Certains organismes fabriquent leur « matière première » biologique à partir de dioxyde de carbone (CO2). Ce CO2 leur permet de synthétiser de l’acétate à partir duquel ils forment des lipides, et du pyruvate qui est précurseur d’acides aminés, de sucres et par extension, d’ARN. Ils ont donc besoin de fixer le CO2 pour l’utiliser. Pour cela, ils recourent à un ensemble de réactions biochimiques appelé voie de Wood-Ljungdahl. Longtemps considérée comme la plus ancienne voie de fixation du carbone, cette voie nécessite des enzymes. Or, peu après l’apparition des océans sur Terre, ces enzymes n’existaient pas mais le CO2 et les métaux étaient abondants. Il serait donc pertinent, dans un scénario retraçant l’origine de la vie, d’identifier une voie de fixation du carbone sans enzyme qu’auraient pu utiliser des organismes primitifs. C’est ce que viennent de réaliser des chercheurs de l’Institut de sciences et d’ingénierie supramoléculaire (CNRS/Université de Strasbourg).

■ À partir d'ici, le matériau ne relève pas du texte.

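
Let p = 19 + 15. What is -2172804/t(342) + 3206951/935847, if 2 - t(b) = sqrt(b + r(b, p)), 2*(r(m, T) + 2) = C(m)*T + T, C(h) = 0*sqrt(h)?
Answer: 369814205789/30032181 + 2172804*sqrt(357)/353 ≈ 1.2861e+5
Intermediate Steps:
C(h) = 0
p = 34
r(m, T) = -2 + T/2 (r(m, T) = -2 + (0*T + T)/2 = -2 + (0 + T)/2 = -2 + T/2)
t(b) = 2 - sqrt(15 + b) (t(b) = 2 - sqrt(b + (-2 + (1/2)*34)) = 2 - sqrt(b + (-2 + 17)) = 2 - sqrt(b + 15) = 2 - sqrt(15 + b))
-2172804/t(342) + 3206951/935847 = -2172804/(2 - sqrt(15 + 342)) + 3206951/935847 = -2172804/(2 - sqrt(357)) + 3206951*(1/935847) = -2172804/(2 - sqrt(357)) + 291541/85077 = 291541/85077 - 2172804/(2 - sqrt(357))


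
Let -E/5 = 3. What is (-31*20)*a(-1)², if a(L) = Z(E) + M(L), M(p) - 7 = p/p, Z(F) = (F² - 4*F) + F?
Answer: -47916080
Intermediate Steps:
E = -15 (E = -5*3 = -15)
Z(F) = F² - 3*F
M(p) = 8 (M(p) = 7 + p/p = 7 + 1 = 8)
a(L) = 278 (a(L) = -15*(-3 - 15) + 8 = -15*(-18) + 8 = 270 + 8 = 278)
(-31*20)*a(-1)² = -31*20*278² = -620*77284 = -47916080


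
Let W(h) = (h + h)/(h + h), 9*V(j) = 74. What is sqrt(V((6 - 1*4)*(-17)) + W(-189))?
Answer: sqrt(83)/3 ≈ 3.0368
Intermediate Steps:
V(j) = 74/9 (V(j) = (1/9)*74 = 74/9)
W(h) = 1 (W(h) = (2*h)/((2*h)) = (2*h)*(1/(2*h)) = 1)
sqrt(V((6 - 1*4)*(-17)) + W(-189)) = sqrt(74/9 + 1) = sqrt(83/9) = sqrt(83)/3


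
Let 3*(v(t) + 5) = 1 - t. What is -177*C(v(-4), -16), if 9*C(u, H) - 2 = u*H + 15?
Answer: -12449/9 ≈ -1383.2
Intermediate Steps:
v(t) = -14/3 - t/3 (v(t) = -5 + (1 - t)/3 = -5 + (1/3 - t/3) = -14/3 - t/3)
C(u, H) = 17/9 + H*u/9 (C(u, H) = 2/9 + (u*H + 15)/9 = 2/9 + (H*u + 15)/9 = 2/9 + (15 + H*u)/9 = 2/9 + (5/3 + H*u/9) = 17/9 + H*u/9)
-177*C(v(-4), -16) = -177*(17/9 + (1/9)*(-16)*(-14/3 - 1/3*(-4))) = -177*(17/9 + (1/9)*(-16)*(-14/3 + 4/3)) = -177*(17/9 + (1/9)*(-16)*(-10/3)) = -177*(17/9 + 160/27) = -177*211/27 = -12449/9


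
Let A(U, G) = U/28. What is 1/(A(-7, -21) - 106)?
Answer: -4/425 ≈ -0.0094118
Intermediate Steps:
A(U, G) = U/28 (A(U, G) = U*(1/28) = U/28)
1/(A(-7, -21) - 106) = 1/((1/28)*(-7) - 106) = 1/(-¼ - 106) = 1/(-425/4) = -4/425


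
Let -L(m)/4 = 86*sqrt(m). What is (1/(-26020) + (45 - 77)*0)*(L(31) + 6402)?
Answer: -3201/13010 + 86*sqrt(31)/6505 ≈ -0.17243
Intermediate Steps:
L(m) = -344*sqrt(m)
(1/(-26020) + (45 - 77)*0)*(L(31) + 6402) = (1/(-26020) + (45 - 77)*0)*(-344*sqrt(31) + 6402) = (-1/26020 - 32*0)*(6402 - 344*sqrt(31)) = (-1/26020 + 0)*(6402 - 344*sqrt(31)) = -(6402 - 344*sqrt(31))/26020 = -3201/13010 + 86*sqrt(31)/6505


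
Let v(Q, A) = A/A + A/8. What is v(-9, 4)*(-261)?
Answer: -783/2 ≈ -391.50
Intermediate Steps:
v(Q, A) = 1 + A/8 (v(Q, A) = 1 + A*(⅛) = 1 + A/8)
v(-9, 4)*(-261) = (1 + (⅛)*4)*(-261) = (1 + ½)*(-261) = (3/2)*(-261) = -783/2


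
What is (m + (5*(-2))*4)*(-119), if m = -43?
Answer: 9877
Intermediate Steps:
(m + (5*(-2))*4)*(-119) = (-43 + (5*(-2))*4)*(-119) = (-43 - 10*4)*(-119) = (-43 - 40)*(-119) = -83*(-119) = 9877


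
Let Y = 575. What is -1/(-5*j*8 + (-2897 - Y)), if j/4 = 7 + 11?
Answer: 1/6352 ≈ 0.00015743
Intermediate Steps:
j = 72 (j = 4*(7 + 11) = 4*18 = 72)
-1/(-5*j*8 + (-2897 - Y)) = -1/(-5*72*8 + (-2897 - 1*575)) = -1/(-360*8 + (-2897 - 575)) = -1/(-2880 - 3472) = -1/(-6352) = -1*(-1/6352) = 1/6352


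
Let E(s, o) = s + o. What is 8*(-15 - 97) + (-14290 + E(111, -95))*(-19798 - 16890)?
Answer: 523683616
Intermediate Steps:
E(s, o) = o + s
8*(-15 - 97) + (-14290 + E(111, -95))*(-19798 - 16890) = 8*(-15 - 97) + (-14290 + (-95 + 111))*(-19798 - 16890) = 8*(-112) + (-14290 + 16)*(-36688) = -896 - 14274*(-36688) = -896 + 523684512 = 523683616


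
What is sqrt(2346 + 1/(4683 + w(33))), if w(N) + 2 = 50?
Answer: sqrt(52509023637)/4731 ≈ 48.436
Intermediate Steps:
w(N) = 48 (w(N) = -2 + 50 = 48)
sqrt(2346 + 1/(4683 + w(33))) = sqrt(2346 + 1/(4683 + 48)) = sqrt(2346 + 1/4731) = sqrt(11098927/4731) = sqrt(52509023637)/4731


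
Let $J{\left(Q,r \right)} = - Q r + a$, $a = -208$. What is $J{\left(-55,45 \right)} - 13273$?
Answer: $-11006$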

Inspirés par la nature, les chercheurs ont sélectionné les mêmes métaux que ceux présents naturellement dans les enzymes de la voie de Wood-Ljungdahl. En faisant réagir du fer, du nickel ou du cobalt avec du CO2 dans de l’eau salée, l’équipe a identifié des conditions pour la production sélective d’acétate et de pyruvate. Cette sélectivité analogue à celle des enzymes indique que ces dernières ne feraient qu’accélérer une réaction qui avait déjà lieu avant l’apparition de vie sur Terre.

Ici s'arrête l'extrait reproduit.